Inference Optimization of Foundation Models on AI Accelerators
Youngsuk Park, Kailash Budhathoki, Liangfu Chen, Jonas Kübler, Jiaji Huang, Matthäus Kleindessner, Jun Huan, Volkan Cevher, Yida Wang, George Karypis
TL;DR
This work surveys inference optimization techniques for foundation models on AI accelerators, addressing the memory-bound nature of decoder-only, autoregressive generation and the resulting latency and cost challenges. It catalogs system-level optimizations (KV-cache, FlashAttention, continuous batching), structured Transformer architectures (MQA/GQA, MoE, SWT) and model compression (quantization, pruning, distillation), as well as fast decoding methods (speculative decoding) and distributed strategies (tensor/pipeline/sequence/expert parallelism). The contributions include a detailed taxonomy of techniques, hardware considerations, and practical trade-offs between latency, throughput, and accuracy to guide deployment at scale.

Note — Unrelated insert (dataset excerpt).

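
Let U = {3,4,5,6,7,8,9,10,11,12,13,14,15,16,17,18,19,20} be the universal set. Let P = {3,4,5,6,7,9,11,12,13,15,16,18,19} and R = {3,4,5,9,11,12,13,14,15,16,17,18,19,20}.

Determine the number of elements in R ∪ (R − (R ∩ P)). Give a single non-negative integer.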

The findings highlight that combining memory-efficient attention, architecture-aware designs, and lightweight decoding can substantially reduce inference costs while maintaining satisfactory performance, though extreme long-context and cross-device deployments remain open challenges.
Abstract
Powerful foundation models, including large language models (LLMs), with Transformer architectures have ushered in a new era of Generative AI across various industries. Industry and research community have witnessed a large number of new applications, based on those foundation models. Such applications include question and answer, customer services, image and video generation, and code completions, among others. However, as the number of model parameters reaches to hundreds of billions, their deployment incurs prohibitive inference costs and high latency in real-world scenarios. As a result, the demand for cost-effective and fast inference using AI accelerators is ever more higher. To this end, our tutorial offers a comprehensive discussion on complementary inference optimization techniques using AI accelerators. Beginning with an overview of basic Transformer architectures and deep learning system frameworks, we deep dive into system optimization techniques for fast and memory-efficient attention computations and discuss how they can be implemented efficiently on AI accelerators. Next, we describe architectural elements that are key for fast transformer inference. Finally, we examine various model compression and fast decoding strategies in the same context.